Лагерное начальство решало, оставлять ли штрафнику одежду (многих держали в изоляторе в одном белье) и выводить ли его на работу. Если не выводили, он все время находился без движения в холодном помещении. Если выводили, он сильнее страдал от голода. Майю Улановскую держали на штрафном пайке целый месяц и при этом заставляли работать. “Постоянно хочется есть, – писала она. – <…> Говорят только о еде”[859]. Из-за таких, часто неожиданных, особенностей и поворотов штрафного режима заключенные очень боялись ШИЗО. “Случалось, что зэки с детским плачем обещали исправиться, лишь бы вырваться оттуда”, – писал Герлинг-Грудзинский[860].

В крупных лагерных комплексах вводилась дифференциация наказаний: не только ШИЗО, но и штрафные бараки и даже целые штрафные лагпункты. В Дмитлаге, строившем канал Москва – Волга, в 1933 году был создан “Отдельный лагерный пункт усиленного режима” для “отказчиков от работ, беглецов, воров и т. д.” Для надежности новый лагпункт окружили не одним, а двумя рядами колючей проволоки; на работу заключенных сопровождал усиленный конвой, и использовали их “исключительно на физических работах, в местах, исключающих возможность побега”[861].

Примерно в то же время в “Дальстрое” был сооружен штрафной лагпункт, который к концу 1930?х приобрел широкую и страшную славу. Серпантинная (или Серпантинка) находилась в холмистой местности далеко к северу от Магадана. Нарочно построенный там, где было очень мало солнечного света, где было холоднее и темнее, чем в большинстве лагпунктов долины (которая и в целом отличалась суровым климатом), штрафной лагпункт “Дальстроя” был очень надежно огорожен и укреплен и в 1937–1938 годах служил также местом расстрелов.

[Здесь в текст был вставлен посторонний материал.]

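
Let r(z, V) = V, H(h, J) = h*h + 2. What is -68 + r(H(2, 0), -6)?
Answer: -74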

Само его название страшило зэков, которые приравнивали отправку на Серпантинку к смертному приговору[862].

О Серпантинке известно очень немногое, главным образом потому, что мало кто вышел из нее живым и смог ее описать. Еще меньше мы знаем о штрафных лагпунктах других лагерей, например об Искитиме, штрафном лагпункте Сиблага, построенном у известнякового карьера. Заключенные добывали в карьере известняк вручную, и известковая пыль, вызывавшая болезни легких, убила многих – кого раньше, кого позже[863]. Некоторое время в Искитиме пробыла Анна Ларина, молодая вдова Бухарина. Но имена большинства прошедших этот лагпункт и имена большинства погибших там остаются неизвестными[864].

Жертвы Искитима, однако, не вполне позабыты. Их страдания так сильно подействовали на воображение местных жителей, что несколько десятилетий спустя, когда на холме у бывшего лагеря пробился источник, люди восприняли это как чудо. Овраг под источником был, как считают здесь, местом массовых расстрелов, и многие верят, что родник сотворен Богом в память погибших. Тихим морозным днем в конце сибирской зимы, когда землю еще покрывал метровый слой снега, я видела, как люди группами поднимаются на холм, наполняют чистой водой пластмассовые ведерки и бутылки, благоговейно делают глоток-другой и почтительно поглядывают вниз, в овраг.